Con Ed said in a statement, "Our focus is on working with the MTA on solutions that will help improve subway service, which is vital to New Yorkers’ way of life and the region's economy."

The paper also says MTA officials sent emails deciding to expand the definition of what constitutes a power-related delay — and included incidents where power was cut off on purpose.

That wound up raising the number of those delays from 8,000 to 32,000.

An MTA spokesperson told NY1 that the agency did not fix the numbers to reflect more power delays.

On Monday, the MTA pinned extensive delays on Con Edison, blaming the utility for a loss of power in Queens that caused delays on four subway lines.

"The quality of the electricity that we're getting from Con Ed has varied," MTA Chairman Joe Lhota said at an MTA board meeting Monday. "We've had surges, we've had lows."

The Daily News reported Sunday the officials expanded the number of incidents that could be defined as power-related — just before Cuomo blasted Con Ed as the single biggest source of disruption for riders.

The paper said Cuomo's office kept pushing for the expansion until the MTA quadrupled the tally of annual delays blamed on power problems, to 32,000 from 8,000, including many incidents that had nothing to do with Con Ed.

Lhota, a Cuomo appointee, insisted Monday that the figures weren't fudged to target Con Ed.
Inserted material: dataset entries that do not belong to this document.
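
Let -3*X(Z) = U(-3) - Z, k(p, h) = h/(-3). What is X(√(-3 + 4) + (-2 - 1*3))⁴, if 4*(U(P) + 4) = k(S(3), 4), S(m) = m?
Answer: 1/6561 ≈ 0.00015242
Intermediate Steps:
k(p, h) = -h/3 (k(p, h) = h*(-⅓) = -h/3)
U(P) = -13/3 (U(P) = -4 + (-⅓*4)/4 = -4 + (¼)*(-4/3) = -4 - ⅓ = -13/3)
X(Z) = 13/9 + Z/3 (X(Z) = -(-13/3 - Z)/3 = 13/9 + Z/3)
X(√(-3 + 4) + (-2 - 1*3))⁴ = (13/9 + (√(-3 + 4) + (-2 - 1*3))/3)⁴ = (13/9 + (√1 + (-2 - 3))/3)⁴ = (13/9 + (1 - 5)/3)⁴ = (13/9 + (⅓)*(-4))⁴ = (13/9 - 4/3)⁴ = (⅑)⁴ = 1/6561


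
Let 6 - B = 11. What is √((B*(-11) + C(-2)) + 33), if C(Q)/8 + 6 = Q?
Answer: 2*√6 ≈ 4.8990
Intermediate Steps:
B = -5 (B = 6 - 1*11 = 6 - 11 = -5)
C(Q) = -48 + 8*Q
√((B*(-11) + C(-2)) + 33) = √((-5*(-11) + (-48 + 8*(-2))) + 33) = √((55 + (-48 - 16)) + 33) = √((55 - 64) + 33) = √(-9 + 33) = √24 = 2*√6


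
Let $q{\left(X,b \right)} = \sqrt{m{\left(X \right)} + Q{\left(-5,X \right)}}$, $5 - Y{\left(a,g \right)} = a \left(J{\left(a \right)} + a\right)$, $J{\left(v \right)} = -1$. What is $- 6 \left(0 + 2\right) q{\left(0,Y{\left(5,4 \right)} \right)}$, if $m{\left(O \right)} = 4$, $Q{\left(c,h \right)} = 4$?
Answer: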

He said the expanded tally was produced to highlight a Public Service Commission order for Con Ed to improve the reliability of electric service to the MTA.

"The request was made to take all of the power-related issues," Lhota said. "And put them together and just call them power-related without making the distinction, between, you know, what's a transformer failure, what's a blow, fuse."

Some MTA board members sounded skeptical. "We don't even have power-related delays as an indicator," MTA Board Member Carl Weisbrod said at the meeting.

Con Edison says it's spent about $50 million since the Public Service Commission order on upgrading subway equipment that includes switches, cable replacement, and generators.

The new head of New York City Transit, Andy Byford, vowed to get at what's causing subway problems.

"That's certainly going to be my mantra," Byford said at a press conference. "I expect my team to understand what the issues are out there and that we have action plans to tackle them."

Meanwhile, delays are rising again, to more than 65,000 on weekdays in November, the last month of available figures. That's the third-worst month in a troubled year for the subway.